Does a FATPL course offer £35,000 more in value than the modular course? I think it’s hard to say it does. Please note I am comparing this to an FATPL course not the current MPL’s which come with airline sponsorship. The MPL’s are different as they come with an conditional job offer and as things stand are one of the better ways into the cockpit even though they are expensive.
Modular flight training also allows you to do things like keep a full time job and fly on the weekends or after hours. This allows you to have an income coming in, something that is vital for flight training because we all know how expensive it is. For a lot of us modular flight training is the only way due to the costs involved.
Integrated offers you a full time intense study with no distractions, that is the main benefit I see with it. The big flight schools also have hold pools in which they try to place their students with partner airlines. You need to decide for yourself if this is worth the additional premium you pay over the modular route.
So the question is integrated flight training worth over £100,000? Well it depends. If money is no object then of course go integrated. However for a lot of us money is a huge object and in that case I think it’s hard to justify the aditional cost for a non MPL course.

Pilot Shortage

G-LENX

Anyone who has looked into flight training will have heard about the pilot shortage. In my opinion (and many others) this quite simply does not exist. How can it?
Here in the UK the big schools like CTC & OAA are churning out qualified pilots at a very steady rate, not to mention the modular guys who are also qualifying every year. There has and there will always be more than enough pilots to fly the aircraft. If there wasn’t the airlines would be doing huge cadet recruitment in massive numbers, something that they are not.
You also need to take in to account all the pilots who do not have a job, this includes newly qualified and experienced pilots. These guys and girls are all qualified to fly so if there was a shortage why would they be unemployed? Pilot jobs are oversubscribed and competition is high.
The big training schools are businesses, this is what people need to remember. They are looking to take £100,000+ from you. The idea of a pilot shortage is something that is good for them to sell their training. What cadet wants to hear “We will train you, but to be honest, you might never fly an aircraft due to their being too many pilots?” Nobody wants to hear that. It’s basic sales, tell people what they want to hear.
Flight training is a risk, you are hoping that you will be offered a job flying jets.
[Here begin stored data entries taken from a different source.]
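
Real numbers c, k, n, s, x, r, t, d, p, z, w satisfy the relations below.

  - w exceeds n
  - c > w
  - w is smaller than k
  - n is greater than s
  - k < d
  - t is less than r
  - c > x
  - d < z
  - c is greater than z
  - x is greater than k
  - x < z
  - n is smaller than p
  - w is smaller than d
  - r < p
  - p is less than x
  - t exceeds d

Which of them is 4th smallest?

Piecing the relations together gives one ordering: s < n < w < k < d < t < r < p < x < z < c.
The 4th smallest is k.

k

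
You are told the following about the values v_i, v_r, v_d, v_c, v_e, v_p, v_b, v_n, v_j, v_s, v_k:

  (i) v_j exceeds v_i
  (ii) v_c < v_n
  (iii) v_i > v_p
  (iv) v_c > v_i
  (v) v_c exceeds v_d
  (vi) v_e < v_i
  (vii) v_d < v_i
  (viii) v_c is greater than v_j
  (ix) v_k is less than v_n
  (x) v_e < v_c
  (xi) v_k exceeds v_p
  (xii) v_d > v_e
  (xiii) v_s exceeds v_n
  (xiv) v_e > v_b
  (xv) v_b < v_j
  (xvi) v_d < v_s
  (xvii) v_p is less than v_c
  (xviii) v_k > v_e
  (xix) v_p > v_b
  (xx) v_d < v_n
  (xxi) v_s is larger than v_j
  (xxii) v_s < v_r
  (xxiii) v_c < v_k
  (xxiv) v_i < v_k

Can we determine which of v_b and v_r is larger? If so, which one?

v_r

v_b < v_e and v_e < v_d give v_b < v_d.
Then v_d < v_i extends the chain to v_i.
With v_i < v_j: v_b < v_e < v_d < v_i < v_j.
Then v_j < v_c extends the chain to v_c.
With v_c < v_k: v_b < v_e < v_d < v_i < v_j < v_c < v_k.
Then v_k < v_n extends the chain to v_n.
With v_n < v_s: v_b < v_e < v_d < v_i < v_j < v_c < v_k < v_n < v_s.
Then v_s < v_r extends the chain to v_r.
So v_r is larger.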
The closest thing to a guarantee these days is the FPP (Future Pilot Programme) or a MPL (Multi-crew Pilot Licence)
The good news is that some of the airlines have huge aircraft orders not to mention that older pilots will always be retiring. This creates some opportunity but please don’t think because an airline has ordered 50 new planes that there will all of a sudden be a ton of roles. Some aircraft will be replacements and the rest will be delivered over a number of years. So out of the 50 new planes 20 may be for fleet expansion and they may be delivered over 4 or 5 years. Put simply THERE IS NO PILOT SHORTAGE. Looking at things as they stand, there is unlikely to be one any time soon either.